Experience Learning and Externalities: Plant-Based Substitutes

Environmental policy frequently subsidizes low-pollution products, but this approach can be relatively expensive given information frictions and ineffective given consumer heterogeneity. For example, plant-based meat has a lower carbon footprint than most animal products, but it is unclear ex-ante whether economies of scale are sufficient to spur widespread adoption. Motivated by reduced-form evidence of large changes in behavior after first purchase, I estimate demand for these products with a 10-year nationwide household panel, allowing for imperfect information about quality and rich consumer heterogeneity. I evaluate the effect of counterfactual vouchers and marginal costs on consumer surplus and CO2 emissions. Contrary to conventional wisdom, lower prices are unlikely to induce large-scale substitution, but offering vouchers to inexperienced households accelerates the pace of adoption. The averted social cost of carbon is twice as large as direct voucher costs.

Admission, Tuition, and Housing: The Relative Effects of Guarantees on the College Outcomes of Low-Income Students with Stella Flores, Matt Giani, and Richard Murphy (Policy Brief Coming Soon) [Supported by the Spencer Foundation]

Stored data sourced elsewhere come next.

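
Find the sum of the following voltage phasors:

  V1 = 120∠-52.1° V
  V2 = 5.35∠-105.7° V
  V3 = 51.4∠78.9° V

Step 1 — Convert each phasor to rectangular form:
  V1 = 120·(cos(-52.1°) + j·sin(-52.1°)) = 73.71 - j94.69 V
  V2 = 5.35·(cos(-105.7°) + j·sin(-105.7°)) = -1.448 - j5.15 V
  V3 = 51.4·(cos(78.9°) + j·sin(78.9°)) = 9.896 + j50.44 V
Step 2 — Sum components: V_total = 82.16 - j49.4 V.
Step 3 — Convert to polar: |V_total| = 95.87 V, ∠V_total = -31.0°.

V_total = 95.87∠-31.0° V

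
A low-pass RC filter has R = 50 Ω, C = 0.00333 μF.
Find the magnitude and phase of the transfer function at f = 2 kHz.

Step 1 — Angular frequency: ω = 2π·2000 = 1.257e+04 rad/s.
Step 2 — Transfer function: H(jω) = 1/(1 + jωRC).
Step 3 — Denominator: 1 + jωRC = 1 + j·1.257e+04·50·3.33e-09 = 1 + j0.002092.
Step 4 — H = 1 - j0.002092.
Step 5 — Magnitude: |H| = 1 (-0.0 dB); phase: φ = -0.1°.

|H| = 1 (-0.0 dB), φ = -0.1°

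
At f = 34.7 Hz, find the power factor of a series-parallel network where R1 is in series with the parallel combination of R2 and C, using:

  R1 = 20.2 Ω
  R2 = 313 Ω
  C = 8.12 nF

Step 1 — Angular frequency: ω = 2π·f = 2π·34.7 = 218 rad/s.
Step 2 — Component impedances:
  R1: Z = R = 20.2 Ω
  R2: Z = R = 313 Ω
  C: Z = 1/(jωC) = -j/(ω·C) = 0 - j5.649e+05 Ω
Step 3 — Parallel branch: R2 || C = 1/(1/R2 + 1/C) = 313 - j0.1734 Ω.
Step 4 — Series with R1: Z_total = R1 + (R2 || C) = 333.2 - j0.1734 Ω = 333.2∠-0.0° Ω.
Step 5 — Power factor: PF = cos(φ) = Re(Z)/|Z| = 333.2/333.2 = 1.
Step 6 — Type: Im(Z) = -0.1734 ⇒ leading (phase φ = -0.0°).

PF = 1 (leading, φ = -0.0°)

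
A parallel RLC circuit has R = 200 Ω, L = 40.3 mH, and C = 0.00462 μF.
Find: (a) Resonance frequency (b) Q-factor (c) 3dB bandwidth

Step 1 — Resonance: ω₀ = 1/√(LC) = 1/√(0.0403·4.62e-09) = 7.329e+04 rad/s.
Step 2 — f₀ = ω₀/(2π) = 1.166e+04 Hz.
Step 3 — Parallel Q: Q = R/(ω₀L) = 200/(7.329e+04·0.0403) = 0.06772.
Step 4 — Bandwidth: Δω = ω₀/Q = 1.082e+06 rad/s; BW = Δω/(2π) = 1.722e+05 Hz.

(a) f₀ = 1.166e+04 Hz  (b) Q = 0.06772  (c) BW = 1.722e+05 Hz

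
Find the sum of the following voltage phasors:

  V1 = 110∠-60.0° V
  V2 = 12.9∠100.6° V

Step 1 — Convert each phasor to rectangular form:
  V1 = 110·(cos(-60.0°) + j·sin(-60.0°)) = 55 - j95.26 V
  V2 = 12.9·(cos(100.6°) + j·sin(100.6°)) = -2.373 + j12.68 V
Step 2 — Sum components: V_total = 52.63 - j82.58 V.
Step 3 — Convert to polar: |V_total| = 97.93 V, ∠V_total = -57.5°.

V_total = 97.93∠-57.5° V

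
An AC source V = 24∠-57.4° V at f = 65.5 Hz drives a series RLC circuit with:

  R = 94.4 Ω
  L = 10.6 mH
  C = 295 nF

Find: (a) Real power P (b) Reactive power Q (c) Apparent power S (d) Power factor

Step 1 — Angular frequency: ω = 2π·f = 2π·65.5 = 411.5 rad/s.
Step 2 — Component impedances:
  R: Z = R = 94.4 Ω
  L: Z = jωL = j·411.5·0.0106 = 0 + j4.362 Ω
  C: Z = 1/(jωC) = -j/(ω·C) = 0 - j8237 Ω
Step 3 — Series combination: Z_total = R + L + C = 94.4 - j8232 Ω = 8233∠-89.3° Ω.
Step 4 — Source phasor: V = 24∠-57.4° V = 12.93 - j20.22 V.
Step 5 — Current: I = V / Z = 0.002474 + j0.001542 A = 0.002915∠31.9° A.
Step 6 — Complex power: S = V·I* = 0.0008022 - j0.06996 VA.
Step 7 — Real power: P = Re(S) = 0.0008022 W.
Step 8 — Reactive power: Q = Im(S) = -0.06996 VAR.
Step 9 — Apparent power: |S| = 0.06996 VA.
Step 10 — Power factor: PF = P/|S| = 0.01147 (leading).

(a) P = 0.0008022 W  (b) Q = -0.06996 VAR  (c) S = 0.06996 VA  (d) PF = 0.01147 (leading)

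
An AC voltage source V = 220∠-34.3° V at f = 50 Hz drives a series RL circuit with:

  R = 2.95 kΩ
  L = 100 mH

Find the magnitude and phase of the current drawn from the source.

Step 1 — Angular frequency: ω = 2π·f = 2π·50 = 314.2 rad/s.
Step 2 — Component impedances:
  R: Z = R = 2950 Ω
  L: Z = jωL = j·314.2·0.1 = 0 + j31.42 Ω
Step 3 — Series combination: Z_total = R + L = 2950 + j31.42 Ω = 2950∠0.6° Ω.
Step 4 — Source phasor: V = 220∠-34.3° V = 181.7 - j124 V.
Step 5 — Ohm's law: I = V / Z_total = (181.7 - j124) / (2950 + j31.42) = 0.06115 - j0.04268 A.
Step 6 — Convert to polar: |I| = 0.07457 A, ∠I = -34.9°.

I = 0.07457∠-34.9° A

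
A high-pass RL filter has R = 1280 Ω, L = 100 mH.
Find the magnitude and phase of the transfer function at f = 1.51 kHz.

Step 1 — Angular frequency: ω = 2π·1510 = 9488 rad/s.
Step 2 — Transfer function: H(jω) = jωL/(R + jωL).
Step 3 — Numerator jωL = j·948.8; denominator R + jωL = 1280 + j948.8.
Step 4 — H = 0.3546 + j0.4784.
Step 5 — Magnitude: |H| = 0.5955 (-4.5 dB); phase: φ = 53.5°.

|H| = 0.5955 (-4.5 dB), φ = 53.5°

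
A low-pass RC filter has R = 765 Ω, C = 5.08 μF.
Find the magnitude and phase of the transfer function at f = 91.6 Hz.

Step 1 — Angular frequency: ω = 2π·91.6 = 575.5 rad/s.
Step 2 — Transfer function: H(jω) = 1/(1 + jωRC).
Step 3 — Denominator: 1 + jωRC = 1 + j·575.5·765·5.08e-06 = 1 + j2.237.
Step 4 — H = 0.1666 - j0.3726.
Step 5 — Magnitude: |H| = 0.4082 (-7.8 dB); phase: φ = -65.9°.

|H| = 0.4082 (-7.8 dB), φ = -65.9°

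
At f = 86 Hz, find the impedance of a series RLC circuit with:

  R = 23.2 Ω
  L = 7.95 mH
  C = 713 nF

Step 1 — Angular frequency: ω = 2π·f = 2π·86 = 540.4 rad/s.
Step 2 — Component impedances:
  R: Z = R = 23.2 Ω
  L: Z = jωL = j·540.4·0.00795 = 0 + j4.296 Ω
  C: Z = 1/(jωC) = -j/(ω·C) = 0 - j2596 Ω
Step 3 — Series combination: Z_total = R + L + C = 23.2 - j2591 Ω = 2591∠-89.5° Ω.

Z = 23.2 - j2591 Ω = 2591∠-89.5° Ω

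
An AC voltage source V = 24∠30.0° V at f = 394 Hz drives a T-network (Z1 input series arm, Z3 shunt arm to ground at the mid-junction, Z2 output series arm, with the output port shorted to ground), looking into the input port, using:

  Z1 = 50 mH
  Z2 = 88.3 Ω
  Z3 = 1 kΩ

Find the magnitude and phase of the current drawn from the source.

Step 1 — Angular frequency: ω = 2π·f = 2π·394 = 2476 rad/s.
Step 2 — Component impedances:
  Z1: Z = jωL = j·2476·0.05 = 0 + j123.8 Ω
  Z2: Z = R = 88.3 Ω
  Z3: Z = R = 1000 Ω
Step 3 — With the output port shorted to ground, the output series arm Z2 runs from the junction to ground; the shunt arm Z3 also runs from the junction to ground. They appear in parallel: Z3 || Z2 = 81.14 Ω.
Step 4 — Series with input arm Z1: Z_in = Z1 + (Z3 || Z2) = 81.14 + j123.8 Ω = 148∠56.8° Ω.
Step 5 — Source phasor: V = 24∠30.0° V = 20.78 + j12 V.
Step 6 — Ohm's law: I = V / Z_total = (20.78 + j12) / (81.14 + j123.8) = 0.1448 - j0.073 A.
Step 7 — Convert to polar: |I| = 0.1622 A, ∠I = -26.8°.

I = 0.1622∠-26.8° A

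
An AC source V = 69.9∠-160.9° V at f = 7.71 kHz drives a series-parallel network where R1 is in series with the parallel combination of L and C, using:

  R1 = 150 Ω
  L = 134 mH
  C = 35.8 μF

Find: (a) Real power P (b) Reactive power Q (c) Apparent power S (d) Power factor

Step 1 — Angular frequency: ω = 2π·f = 2π·7710 = 4.844e+04 rad/s.
Step 2 — Component impedances:
  R1: Z = R = 150 Ω
  L: Z = jωL = j·4.844e+04·0.134 = 0 + j6491 Ω
  C: Z = 1/(jωC) = -j/(ω·C) = 0 - j0.5766 Ω
Step 3 — Parallel branch: L || C = 1/(1/L + 1/C) = 0 - j0.5767 Ω.
Step 4 — Series with R1: Z_total = R1 + (L || C) = 150 - j0.5767 Ω = 150∠-0.2° Ω.
Step 5 — Source phasor: V = 69.9∠-160.9° V = -66.05 - j22.87 V.
Step 6 — Current: I = V / Z = -0.4398 - j0.1542 A = 0.466∠-160.7° A.
Step 7 — Complex power: S = V·I* = 32.57 - j0.1252 VA.
Step 8 — Real power: P = Re(S) = 32.57 W.
Step 9 — Reactive power: Q = Im(S) = -0.1252 VAR.
Step 10 — Apparent power: |S| = 32.57 VA.
Step 11 — Power factor: PF = P/|S| = 1 (leading).

(a) P = 32.57 W  (b) Q = -0.1252 VAR  (c) S = 32.57 VA  (d) PF = 1 (leading)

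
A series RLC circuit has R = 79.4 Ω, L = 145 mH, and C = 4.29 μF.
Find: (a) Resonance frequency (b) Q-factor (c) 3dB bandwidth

Step 1 — Resonance: ω₀ = 1/√(LC) = 1/√(0.145·4.29e-06) = 1268 rad/s.
Step 2 — f₀ = ω₀/(2π) = 201.8 Hz.
Step 3 — Series Q: Q = ω₀L/R = 1268·0.145/79.4 = 2.315.
Step 4 — Bandwidth: Δω = ω₀/Q = 547.6 rad/s; BW = Δω/(2π) = 87.15 Hz.

(a) f₀ = 201.8 Hz  (b) Q = 2.315  (c) BW = 87.15 Hz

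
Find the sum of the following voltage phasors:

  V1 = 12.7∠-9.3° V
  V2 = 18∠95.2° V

Step 1 — Convert each phasor to rectangular form:
  V1 = 12.7·(cos(-9.3°) + j·sin(-9.3°)) = 12.53 - j2.052 V
  V2 = 18·(cos(95.2°) + j·sin(95.2°)) = -1.631 + j17.93 V
Step 2 — Sum components: V_total = 10.9 + j15.87 V.
Step 3 — Convert to polar: |V_total| = 19.26 V, ∠V_total = 55.5°.

V_total = 19.26∠55.5° V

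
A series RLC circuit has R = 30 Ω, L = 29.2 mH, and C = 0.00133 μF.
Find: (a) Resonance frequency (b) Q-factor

Step 1 — Resonance condition Im(Z)=0 gives ω₀ = 1/√(LC).
Step 2 — ω₀ = 1/√(0.0292·1.33e-09) = 1.605e+05 rad/s.
Step 3 — f₀ = ω₀/(2π) = 2.554e+04 Hz.
Step 4 — Series Q: Q = ω₀L/R = 1.605e+05·0.0292/30 = 156.2.

(a) f₀ = 2.554e+04 Hz  (b) Q = 156.2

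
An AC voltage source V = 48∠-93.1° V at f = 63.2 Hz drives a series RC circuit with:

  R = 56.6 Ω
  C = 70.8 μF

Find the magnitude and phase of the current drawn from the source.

Step 1 — Angular frequency: ω = 2π·f = 2π·63.2 = 397.1 rad/s.
Step 2 — Component impedances:
  R: Z = R = 56.6 Ω
  C: Z = 1/(jωC) = -j/(ω·C) = 0 - j35.57 Ω
Step 3 — Series combination: Z_total = R + C = 56.6 - j35.57 Ω = 66.85∠-32.1° Ω.
Step 4 — Source phasor: V = 48∠-93.1° V = -2.596 - j47.93 V.
Step 5 — Ohm's law: I = V / Z_total = (-2.596 - j47.93) / (56.6 - j35.57) = 0.3486 - j0.6277 A.
Step 6 — Convert to polar: |I| = 0.718 A, ∠I = -61.0°.

I = 0.718∠-61.0° A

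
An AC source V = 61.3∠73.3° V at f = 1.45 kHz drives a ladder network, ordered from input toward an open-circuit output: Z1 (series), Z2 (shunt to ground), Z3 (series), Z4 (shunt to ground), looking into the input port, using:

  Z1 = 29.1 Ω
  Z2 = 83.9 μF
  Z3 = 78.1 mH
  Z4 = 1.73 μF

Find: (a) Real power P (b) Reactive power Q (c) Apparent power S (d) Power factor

Step 1 — Angular frequency: ω = 2π·f = 2π·1450 = 9111 rad/s.
Step 2 — Component impedances:
  Z1: Z = R = 29.1 Ω
  Z2: Z = 1/(jωC) = -j/(ω·C) = 0 - j1.308 Ω
  Z3: Z = jωL = j·9111·0.0781 = 0 + j711.5 Ω
  Z4: Z = 1/(jωC) = -j/(ω·C) = 0 - j63.45 Ω
Step 3 — Ladder network (open output): work backward from the far end, alternating series and parallel combinations. Z_in = 29.1 - j1.311 Ω = 29.13∠-2.6° Ω.
Step 4 — Source phasor: V = 61.3∠73.3° V = 17.62 + j58.71 V.
Step 5 — Current: I = V / Z = 0.5134 + j2.041 A = 2.104∠75.9° A.
Step 6 — Complex power: S = V·I* = 128.9 - j5.805 VA.
Step 7 — Real power: P = Re(S) = 128.9 W.
Step 8 — Reactive power: Q = Im(S) = -5.805 VAR.
Step 9 — Apparent power: |S| = 129 VA.
Step 10 — Power factor: PF = P/|S| = 0.999 (leading).

(a) P = 128.9 W  (b) Q = -5.805 VAR  (c) S = 129 VA  (d) PF = 0.999 (leading)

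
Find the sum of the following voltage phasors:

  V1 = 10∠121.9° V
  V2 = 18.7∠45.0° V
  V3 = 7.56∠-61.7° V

Step 1 — Convert each phasor to rectangular form:
  V1 = 10·(cos(121.9°) + j·sin(121.9°)) = -5.284 + j8.49 V
  V2 = 18.7·(cos(45.0°) + j·sin(45.0°)) = 13.22 + j13.22 V
  V3 = 7.56·(cos(-61.7°) + j·sin(-61.7°)) = 3.584 - j6.656 V
Step 2 — Sum components: V_total = 11.52 + j15.06 V.
Step 3 — Convert to polar: |V_total| = 18.96 V, ∠V_total = 52.6°.

V_total = 18.96∠52.6° V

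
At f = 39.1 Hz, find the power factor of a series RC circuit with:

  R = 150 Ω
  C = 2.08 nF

Step 1 — Angular frequency: ω = 2π·f = 2π·39.1 = 245.7 rad/s.
Step 2 — Component impedances:
  R: Z = R = 150 Ω
  C: Z = 1/(jωC) = -j/(ω·C) = 0 - j1.957e+06 Ω
Step 3 — Series combination: Z_total = R + C = 150 - j1.957e+06 Ω = 1.957e+06∠-90.0° Ω.
Step 4 — Power factor: PF = cos(φ) = Re(Z)/|Z| = 150/1.957e+06 = 7.665e-05.
Step 5 — Type: Im(Z) = -1.957e+06 ⇒ leading (phase φ = -90.0°).

PF = 7.665e-05 (leading, φ = -90.0°)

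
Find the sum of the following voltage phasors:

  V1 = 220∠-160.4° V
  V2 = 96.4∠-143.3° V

Step 1 — Convert each phasor to rectangular form:
  V1 = 220·(cos(-160.4°) + j·sin(-160.4°)) = -207.3 - j73.8 V
  V2 = 96.4·(cos(-143.3°) + j·sin(-143.3°)) = -77.29 - j57.61 V
Step 2 — Sum components: V_total = -284.5 - j131.4 V.
Step 3 — Convert to polar: |V_total| = 313.4 V, ∠V_total = -155.2°.

V_total = 313.4∠-155.2° V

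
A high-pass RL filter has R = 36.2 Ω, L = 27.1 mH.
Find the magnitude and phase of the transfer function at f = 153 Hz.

Step 1 — Angular frequency: ω = 2π·153 = 961.3 rad/s.
Step 2 — Transfer function: H(jω) = jωL/(R + jωL).
Step 3 — Numerator jωL = j·26.05; denominator R + jωL = 36.2 + j26.05.
Step 4 — H = 0.3412 + j0.4741.
Step 5 — Magnitude: |H| = 0.5841 (-4.7 dB); phase: φ = 54.3°.

|H| = 0.5841 (-4.7 dB), φ = 54.3°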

Selective universities may soon be limited to race-neutral approaches for promoting diversity. We provide evidence on the complementarity between guarantees and targeted outreach. The Texas Advance Commitment guarantees free tuition to admitted students with family adjusted gross incomes below $65,000. Exploiting this discontinuity among admitted students, we observe a large change in total aid, but no evidence of a change in enrollment. We investigate whether information frictions explain the null effect with a randomized control trial. The trial targets high school seniors eligible for free or reduced-price lunch and in the top 10% of their class. The first wave of the study included 32 high-poverty schools, with 16 randomized to receive outreach that included proactive guarantees of free tuition, housing placement, and a housing scholarship. Results are preliminary and subject to change: relative to outreach alone, outreach with guarantees increased applications by 18 percent and admissions by 10 percent. Point estimates are larger for students with guaranteed admission.

PRE-DOCTORAL PUBLICATION

Heuristic to Bayesian: The evolution of reasoning from childhood to adulthood with Isabelle Brocas, Juan D. Carrillo, and Niree Kodaverdian. Journal of Economic Behavior & Organization, 159, March 2019.